In an all-day session at the Camp David presidential retreat in Maryland's Catoctin mountains, dozens of U.S. and Afghan officials, including Secretary of State John Kerry, Defense Secretary Ash Carter, Afghan President Ashraf Ghani, and chief executive Abdullah Abdullah, gathered to relaunch a relationship strained by nearly 14 years of war and often-testy relations with former Afghan President Hamid Karzai.

During the meeting, the United States agreed to seek funding through 2017 for an Afghan force of 352,000, a level the nation has yet to meet, Carter said. U.S. officials said the Afghan government is trying to improve recruiting to make up for security forces who leave the service.

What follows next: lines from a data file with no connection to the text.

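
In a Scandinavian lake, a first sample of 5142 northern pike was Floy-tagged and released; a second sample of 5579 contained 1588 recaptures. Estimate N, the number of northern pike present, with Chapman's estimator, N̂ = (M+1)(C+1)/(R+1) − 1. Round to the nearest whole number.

N ≈ 18,059

N̂ = (5142+1)(5579+1)/(1588+1) − 1 = 5143·5580/1589 − 1
= 28697940/1589 − 1 ≈ 18060.4 − 1 ≈ 18059.4 → 18059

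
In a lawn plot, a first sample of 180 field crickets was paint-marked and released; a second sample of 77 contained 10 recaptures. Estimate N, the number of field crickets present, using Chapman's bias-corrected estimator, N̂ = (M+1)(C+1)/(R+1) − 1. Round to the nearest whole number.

N ≈ 1282

N̂ = (180+1)(77+1)/(10+1) − 1 = 181·78/11 − 1
= 14118/11 − 1 ≈ 1283.45 − 1 ≈ 1282.45 → 1282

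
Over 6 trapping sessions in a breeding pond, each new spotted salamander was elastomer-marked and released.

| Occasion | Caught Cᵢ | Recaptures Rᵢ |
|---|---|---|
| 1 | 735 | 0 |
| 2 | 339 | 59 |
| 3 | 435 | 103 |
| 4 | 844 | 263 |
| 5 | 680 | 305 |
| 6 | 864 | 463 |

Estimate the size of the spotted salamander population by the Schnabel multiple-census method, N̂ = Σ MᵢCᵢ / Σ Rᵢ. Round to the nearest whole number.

Marked at large before each occasion: Mᵢ = Σⱼ<ᵢ (Cⱼ − Rⱼ) → M1=0, M2=735, M3=1015, M4=1347, M5=1928, M6=2303
Σ MᵢCᵢ = 0·735 + 735·339 + 1015·435 + 1347·844 + 1928·680 + 2303·864 = 0 + 249165 + 441525 + 1136868 + 1311040 + 1989792 = 5128390
Σ Rᵢ = 0 + 59 + 103 + 263 + 305 + 463 = 1193
N̂ = 5128390 / 1193 ≈ 4298.7 → 4299

N ≈ 4299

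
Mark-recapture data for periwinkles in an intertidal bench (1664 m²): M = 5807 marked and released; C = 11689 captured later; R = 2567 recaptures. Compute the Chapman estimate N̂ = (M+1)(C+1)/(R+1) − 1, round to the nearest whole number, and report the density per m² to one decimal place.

N̂ = 5808·11690/2568 − 1 = 67895520/2568 − 1 ≈ 26438.1 → 26438
Density = N̂ / area = 26438 / 1664 ≈ 15.89 → 15.9 per m²

density ≈ 15.9 periwinkles per m²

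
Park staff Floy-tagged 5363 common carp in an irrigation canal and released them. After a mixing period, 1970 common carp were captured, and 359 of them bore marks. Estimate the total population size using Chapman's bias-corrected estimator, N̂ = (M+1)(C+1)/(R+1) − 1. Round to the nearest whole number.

N̂ = (5363+1)(1970+1)/(359+1) − 1 = 5364·1971/360 − 1
= 10572444/360 − 1 ≈ 29367.9 − 1 ≈ 29366.9 → 29367

N ≈ 29,367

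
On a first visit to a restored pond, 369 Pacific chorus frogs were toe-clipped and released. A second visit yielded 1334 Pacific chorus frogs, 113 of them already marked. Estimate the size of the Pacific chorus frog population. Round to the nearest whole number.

N ≈ 4356

If marked individuals mix randomly, R/C ≈ M/N, giving N ≈ M·C/R.
N = (369 × 1334) / 113 = 492246 / 113 ≈ 4356.2 → 4356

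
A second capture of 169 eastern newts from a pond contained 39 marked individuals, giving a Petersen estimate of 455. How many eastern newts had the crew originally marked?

M = 105

From N = M·C/R: M = N·R / C = 455·39 / 169 = 17745 / 169 = 105.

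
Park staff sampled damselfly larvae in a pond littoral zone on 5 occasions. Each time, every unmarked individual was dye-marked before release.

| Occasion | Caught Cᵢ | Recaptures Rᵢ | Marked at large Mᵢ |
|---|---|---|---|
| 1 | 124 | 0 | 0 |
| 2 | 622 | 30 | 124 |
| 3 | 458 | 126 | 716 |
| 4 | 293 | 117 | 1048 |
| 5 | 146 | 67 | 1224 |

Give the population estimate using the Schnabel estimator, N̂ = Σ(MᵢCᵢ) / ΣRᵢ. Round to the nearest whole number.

Σ MᵢCᵢ = 0·124 + 124·622 + 716·458 + 1048·293 + 1224·146 = 0 + 77128 + 327928 + 307064 + 178704 = 890824
Σ Rᵢ = 0 + 30 + 126 + 117 + 67 = 340
N̂ = 890824 / 340 ≈ 2620.1 → 2620

N ≈ 2620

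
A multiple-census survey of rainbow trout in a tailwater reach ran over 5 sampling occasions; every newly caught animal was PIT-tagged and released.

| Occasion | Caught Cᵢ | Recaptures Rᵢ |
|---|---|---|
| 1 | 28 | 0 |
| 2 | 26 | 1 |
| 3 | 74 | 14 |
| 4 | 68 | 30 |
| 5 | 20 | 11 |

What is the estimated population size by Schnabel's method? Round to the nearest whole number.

Marked at large before each occasion: Mᵢ = Σⱼ<ᵢ (Cⱼ − Rⱼ) → M1=0, M2=28, M3=53, M4=113, M5=151
Σ MᵢCᵢ = 0·28 + 28·26 + 53·74 + 113·68 + 151·20 = 0 + 728 + 3922 + 7684 + 3020 = 15354
Σ Rᵢ = 0 + 1 + 14 + 30 + 11 = 56
N̂ = 15354 / 56 ≈ 274.2 → 274

N ≈ 274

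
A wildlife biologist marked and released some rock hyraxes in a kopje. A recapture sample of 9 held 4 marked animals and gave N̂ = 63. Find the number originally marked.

From N = M·C/R: M = N·R / C = 63·4 / 9 = 252 / 9 = 28.

M = 28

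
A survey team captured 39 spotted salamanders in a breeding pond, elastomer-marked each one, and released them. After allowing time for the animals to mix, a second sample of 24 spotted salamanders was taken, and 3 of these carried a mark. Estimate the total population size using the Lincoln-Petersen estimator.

N = (39 × 24) / 3 = 936 / 3 = 312

N = 312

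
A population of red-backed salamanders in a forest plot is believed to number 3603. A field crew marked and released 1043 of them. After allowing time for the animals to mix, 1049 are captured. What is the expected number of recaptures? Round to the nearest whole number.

expected recaptures ≈ 304

Expected recaptures E[R] = M·C / N.
E[R] = 1043 × 1049 / 3603 = 1094107 / 3603 ≈ 303.7 → 304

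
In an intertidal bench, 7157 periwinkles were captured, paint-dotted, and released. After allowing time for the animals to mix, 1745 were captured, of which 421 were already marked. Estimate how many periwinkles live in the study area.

N = (7157 × 1745) / 421 = 12488965 / 421 = 29665

N = 29,665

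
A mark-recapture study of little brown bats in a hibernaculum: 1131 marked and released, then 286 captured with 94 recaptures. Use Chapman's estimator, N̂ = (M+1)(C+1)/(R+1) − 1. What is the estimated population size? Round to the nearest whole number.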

They also agreed to require the Afghan government to complete specific reforms and meet other milestones in order to receive up to $800 million. U.S. officials said the Afghans suggested the incentive-based funding idea. The leaders of the two nations also said they would restart routine ministerial-level Defense and State Department meetings.

Ghani is to meet with President Obama on Tuesday, an engagement during which officials expect the U.S. to make clear its decision to slow the pace of the withdrawal of American troops from Afghanistan. Ghani and Abdullah fought a contentious election last year to replace Karzai, and their power-sharing agreement was lauded by Kerry, who played a key role in brokering it.

"It is easy today to underestimate the measure of courage and leadership and selflessness that was demanded at that moment, and that both of these leaders continue to show in their commitment to a unity government," Kerry said.

He added that "huge challenges remain" but that the agreements to be reached this week will help pave the way for stability and security.

Kerry said that the joint appearance at Camp David, along with the White House meetings, should serve as notice to the Taliban that the U.S.-Afghan relationship is back on track and they should negotiate rather than fight.